Crater identification simulation using LiDAR on Lunar rover

Crater identification is an important task of environment perception, which is benefit for path planning and safe campaign of Lunar rover. In order to overcome the partial missing of point cloud obtained by LiDAR, a three-dimensional data-based crater identification method is proposed to complete the crater by filling in the blind zone for high probability detection, which can be evaluated by completion rate and detection probability of the negative obstacle area in the occupancy grid map, respectively. To obtain a reasonable identification of the craters under various terrain conditions, three parameters related to the terrain and the sensor are varied for evaluating the consequence of crater identification: the terrain frequency, the ranging errors and the angle errors.
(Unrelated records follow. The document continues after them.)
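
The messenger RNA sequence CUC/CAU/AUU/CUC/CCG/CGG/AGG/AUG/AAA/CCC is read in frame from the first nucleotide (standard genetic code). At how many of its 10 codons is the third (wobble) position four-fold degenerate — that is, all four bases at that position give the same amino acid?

Codon 1 CUC (Leu): third position 4-fold.
Codon 2 CAU (His): third position 2-fold.
Codon 3 AUU (Ile): third position 3-fold.
Codon 4 CUC (Leu): third position 4-fold.
Codon 5 CCG (Pro): third position 4-fold.
Codon 6 CGG (Arg): third position 4-fold.
Codon 7 AGG (Arg): third position 2-fold.
Codon 8 AUG (Met): third position 1-fold.
Codon 9 AAA (Lys): third position 2-fold.
Codon 10 CCC (Pro): third position 4-fold.
Four-fold degenerate third positions: 5.

5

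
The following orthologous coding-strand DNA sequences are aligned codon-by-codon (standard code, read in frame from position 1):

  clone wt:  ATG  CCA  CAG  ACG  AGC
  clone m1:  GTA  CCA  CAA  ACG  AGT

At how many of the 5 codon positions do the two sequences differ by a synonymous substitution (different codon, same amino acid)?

Codon 1: ATG Met / GTA Val — nonsynonymous.
Codon 2: CCA Pro / CCA Pro — identical.
Codon 3: CAG Gln / CAA Gln — synonymous.
Codon 4: ACG Thr / ACG Thr — identical.
Codon 5: AGC Ser / AGT Ser — synonymous.
Synonymous differences: 2.

2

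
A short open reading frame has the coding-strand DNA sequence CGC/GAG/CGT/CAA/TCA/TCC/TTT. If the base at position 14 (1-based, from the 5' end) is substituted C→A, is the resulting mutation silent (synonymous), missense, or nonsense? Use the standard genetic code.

Position 14 falls in codon 5: TCA → Ser.
After the substitution the codon is TAA → Stop.
The new codon is a stop codon, so this is a nonsense mutation.

nonsense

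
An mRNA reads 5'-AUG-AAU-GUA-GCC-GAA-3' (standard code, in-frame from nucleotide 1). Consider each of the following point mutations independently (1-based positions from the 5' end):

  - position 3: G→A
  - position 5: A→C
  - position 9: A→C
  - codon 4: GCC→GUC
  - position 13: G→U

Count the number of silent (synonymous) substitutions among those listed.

1

Codon 1: AUG (Met) → AUA (Ile) — missense.
Codon 2: AAU (Asn) → ACU (Thr) — missense.
Codon 3: GUA (Val) → GUC (Val) — synonymous.
Codon 4: GCC (Ala) → GUC (Val) — missense.
Codon 5: GAA (Glu) → UAA (Stop) — nonsense.
Synonymous: 1 of 5.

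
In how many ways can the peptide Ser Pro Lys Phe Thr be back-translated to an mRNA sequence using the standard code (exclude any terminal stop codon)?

Ser: 6 codons.
Pro: 4 codons.
Lys: 2 codons.
Phe: 2 codons.
Thr: 4 codons.
6 × 4 × 2 × 2 × 4 = 384.

384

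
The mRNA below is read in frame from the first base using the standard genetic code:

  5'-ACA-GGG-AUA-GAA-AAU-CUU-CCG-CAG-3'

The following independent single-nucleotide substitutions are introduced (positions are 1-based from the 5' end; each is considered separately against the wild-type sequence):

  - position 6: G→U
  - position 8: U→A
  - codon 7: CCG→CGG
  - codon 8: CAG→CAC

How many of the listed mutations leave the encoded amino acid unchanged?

Codon 2: GGG (Gly) → GGU (Gly) — synonymous.
Codon 3: AUA (Ile) → AAA (Lys) — missense.
Codon 7: CCG (Pro) → CGG (Arg) — missense.
Codon 8: CAG (Gln) → CAC (His) — missense.
Synonymous: 1 of 4.

1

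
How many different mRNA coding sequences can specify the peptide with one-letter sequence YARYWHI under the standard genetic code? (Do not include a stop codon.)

Tyr: 2 codons.
Ala: 4 codons.
Arg: 6 codons.
Tyr: 2 codons.
Trp: 1 codon.
His: 2 codons.
Ile: 3 codons.
2 × 4 × 6 × 2 × 1 × 2 × 3 = 576.

576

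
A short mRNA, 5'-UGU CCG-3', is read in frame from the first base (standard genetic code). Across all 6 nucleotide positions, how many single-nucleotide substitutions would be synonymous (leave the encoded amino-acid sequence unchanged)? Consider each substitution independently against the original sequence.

Codon 1 (UGU, Cys): 1 synonymous substitution.
Codon 2 (CCG, Pro): 3 synonymous substitutions.
Total: 1 + 3 = 4.

4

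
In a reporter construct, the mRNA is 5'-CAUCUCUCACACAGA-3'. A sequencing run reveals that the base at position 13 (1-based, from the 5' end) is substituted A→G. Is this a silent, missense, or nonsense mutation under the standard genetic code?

missense

Position 13 falls in codon 5: AGA → Arg.
After the substitution the codon is GGA → Gly.
Arg ≠ Gly, so this is a missense mutation.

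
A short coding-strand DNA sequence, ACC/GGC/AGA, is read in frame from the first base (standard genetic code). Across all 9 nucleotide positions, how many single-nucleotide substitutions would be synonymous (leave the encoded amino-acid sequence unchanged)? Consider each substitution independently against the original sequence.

Codon 1 (ACC, Thr): 3 synonymous substitutions.
Codon 2 (GGC, Gly): 3 synonymous substitutions.
Codon 3 (AGA, Arg): 2 synonymous substitutions.
Total: 3 + 3 + 2 = 8.

8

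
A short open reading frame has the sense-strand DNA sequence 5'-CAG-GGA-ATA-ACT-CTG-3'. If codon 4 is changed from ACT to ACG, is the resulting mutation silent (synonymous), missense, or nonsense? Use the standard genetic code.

silent

Position 12 falls in codon 4: ACT → Thr.
After the substitution the codon is ACG → Thr.
Both encode Thr, so the change is synonymous.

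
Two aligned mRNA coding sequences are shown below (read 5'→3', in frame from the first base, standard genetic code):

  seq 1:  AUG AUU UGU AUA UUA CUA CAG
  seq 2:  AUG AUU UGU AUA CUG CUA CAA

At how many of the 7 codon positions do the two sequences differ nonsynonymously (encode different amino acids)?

Codon 1: AUG Met / AUG Met — identical.
Codon 2: AUU Ile / AUU Ile — identical.
Codon 3: UGU Cys / UGU Cys — identical.
Codon 4: AUA Ile / AUA Ile — identical.
Codon 5: UUA Leu / CUG Leu — synonymous.
Codon 6: CUA Leu / CUA Leu — identical.
Codon 7: CAG Gln / CAA Gln — synonymous.
Nonsynonymous differences: 0.

0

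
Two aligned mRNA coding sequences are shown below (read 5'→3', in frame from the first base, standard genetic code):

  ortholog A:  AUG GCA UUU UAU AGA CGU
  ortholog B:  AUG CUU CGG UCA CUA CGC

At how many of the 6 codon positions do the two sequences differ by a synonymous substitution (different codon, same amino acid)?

1

Codon 1: AUG Met / AUG Met — identical.
Codon 2: GCA Ala / CUU Leu — nonsynonymous.
Codon 3: UUU Phe / CGG Arg — nonsynonymous.
Codon 4: UAU Tyr / UCA Ser — nonsynonymous.
Codon 5: AGA Arg / CUA Leu — nonsynonymous.
Codon 6: CGU Arg / CGC Arg — synonymous.
Synonymous differences: 1.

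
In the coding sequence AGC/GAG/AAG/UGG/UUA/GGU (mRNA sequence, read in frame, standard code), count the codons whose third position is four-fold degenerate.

1

Codon 1 AGC (Ser): third position 2-fold.
Codon 2 GAG (Glu): third position 2-fold.
Codon 3 AAG (Lys): third position 2-fold.
Codon 4 UGG (Trp): third position 1-fold.
Codon 5 UUA (Leu): third position 2-fold.
Codon 6 GGU (Gly): third position 4-fold.
Four-fold degenerate third positions: 1.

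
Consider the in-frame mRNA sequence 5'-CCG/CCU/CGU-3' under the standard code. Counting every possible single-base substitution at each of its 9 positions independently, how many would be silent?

9

Codon 1 (CCG, Pro): 3 synonymous substitutions.
Codon 2 (CCU, Pro): 3 synonymous substitutions.
Codon 3 (CGU, Arg): 3 synonymous substitutions.
Total: 3 + 3 + 3 = 9.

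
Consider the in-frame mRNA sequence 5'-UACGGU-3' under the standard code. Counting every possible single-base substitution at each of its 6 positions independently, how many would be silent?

4

Codon 1 (UAC, Tyr): 1 synonymous substitution.
Codon 2 (GGU, Gly): 3 synonymous substitutions.
Total: 1 + 3 = 4.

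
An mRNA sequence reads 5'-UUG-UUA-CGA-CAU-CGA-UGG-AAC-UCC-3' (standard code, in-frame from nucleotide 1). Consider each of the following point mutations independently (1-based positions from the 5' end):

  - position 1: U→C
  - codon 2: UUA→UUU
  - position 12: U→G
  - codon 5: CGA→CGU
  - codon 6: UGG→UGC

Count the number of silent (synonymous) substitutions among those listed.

Codon 1: UUG (Leu) → CUG (Leu) — synonymous.
Codon 2: UUA (Leu) → UUU (Phe) — missense.
Codon 4: CAU (His) → CAG (Gln) — missense.
Codon 5: CGA (Arg) → CGU (Arg) — synonymous.
Codon 6: UGG (Trp) → UGC (Cys) — missense.
Synonymous: 2 of 5.

2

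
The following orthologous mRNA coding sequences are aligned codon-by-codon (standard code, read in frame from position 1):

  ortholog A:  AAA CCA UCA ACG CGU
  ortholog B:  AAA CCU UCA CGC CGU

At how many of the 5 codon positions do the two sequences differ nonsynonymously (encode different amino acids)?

1

Codon 1: AAA Lys / AAA Lys — identical.
Codon 2: CCA Pro / CCU Pro — synonymous.
Codon 3: UCA Ser / UCA Ser — identical.
Codon 4: ACG Thr / CGC Arg — nonsynonymous.
Codon 5: CGU Arg / CGU Arg — identical.
Nonsynonymous differences: 1.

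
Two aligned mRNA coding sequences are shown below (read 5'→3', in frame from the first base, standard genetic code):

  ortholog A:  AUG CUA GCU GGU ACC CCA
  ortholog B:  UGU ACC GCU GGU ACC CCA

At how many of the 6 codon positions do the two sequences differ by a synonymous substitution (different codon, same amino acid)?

0

Codon 1: AUG Met / UGU Cys — nonsynonymous.
Codon 2: CUA Leu / ACC Thr — nonsynonymous.
Codon 3: GCU Ala / GCU Ala — identical.
Codon 4: GGU Gly / GGU Gly — identical.
Codon 5: ACC Thr / ACC Thr — identical.
Codon 6: CCA Pro / CCA Pro — identical.
Synonymous differences: 0.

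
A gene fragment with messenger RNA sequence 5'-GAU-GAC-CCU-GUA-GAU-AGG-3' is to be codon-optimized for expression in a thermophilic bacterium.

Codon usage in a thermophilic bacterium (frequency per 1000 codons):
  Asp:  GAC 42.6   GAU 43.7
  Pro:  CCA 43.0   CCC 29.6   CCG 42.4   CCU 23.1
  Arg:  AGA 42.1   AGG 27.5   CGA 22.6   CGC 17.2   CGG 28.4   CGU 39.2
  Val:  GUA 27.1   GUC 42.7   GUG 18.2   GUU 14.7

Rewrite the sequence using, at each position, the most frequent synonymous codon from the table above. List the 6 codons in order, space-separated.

GAU GAU CCA GUC GAU AGA

Codon 1 (Asp): best is GAU at 43.7.
Codon 2 (Asp): best is GAU at 43.7.
Codon 3 (Pro): best is CCA at 43.0.
Codon 4 (Val): best is GUC at 42.7.
Codon 5 (Asp): best is GAU at 43.7.
Codon 6 (Arg): best is AGA at 42.1.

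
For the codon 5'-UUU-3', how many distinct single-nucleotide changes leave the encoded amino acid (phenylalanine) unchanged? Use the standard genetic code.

Position 1: none → 0 synonymous.
Position 2: none → 0 synonymous.
Position 3: UUC → 1 synonymous.
Total: 0 + 0 + 1 = 1.

1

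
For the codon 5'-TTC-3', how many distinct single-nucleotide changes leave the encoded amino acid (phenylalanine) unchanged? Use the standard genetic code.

Position 1: none → 0 synonymous.
Position 2: none → 0 synonymous.
Position 3: TTT → 1 synonymous.
Total: 0 + 0 + 1 = 1.

1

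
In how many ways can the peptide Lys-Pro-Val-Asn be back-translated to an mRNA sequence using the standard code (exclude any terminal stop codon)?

64

Lys: 2 codons.
Pro: 4 codons.
Val: 4 codons.
Asn: 2 codons.
2 × 4 × 4 × 2 = 64.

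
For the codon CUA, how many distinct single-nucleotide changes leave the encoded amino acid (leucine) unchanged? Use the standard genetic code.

Position 1: UUA → 1 synonymous.
Position 2: none → 0 synonymous.
Position 3: CUU, CUC, CUG → 3 synonymous.
Total: 1 + 0 + 3 = 4.

4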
In simulation experiments, craters with various parameters locate on rolling terrain. The parameters settings used in simulation experiments include the diameter of craters (2 m to 20 m), terrain frequency (>20 m-1), ranging error (<0.07 m) and vertical angle error (<0.3 degrees). The simulation experimental results showed that the proposed method achieves the completion rate of exceeding 84.18 % for providing the complete craters, and the detection probability more than 80.58 % to create the safe occupancy grid map for path planning. This three-dimensional environment perception simulation for crater identification will be instructive for in-situ surface data evaluation and Lunar exploration.

Automated summary

This study proposes a three-dimensional data-based crater identification method to complete the craters by filling in the blind zone of LiDAR point cloud, improving detection accuracy and completion rate. The identification results of craters under different terrain conditions are evaluated by varying parameters related to terrain and the sensor. Simulation experiments show that the proposed method achieves a completion rate exceeding 84.18% and a detection probability of over 80.58% for crater identification.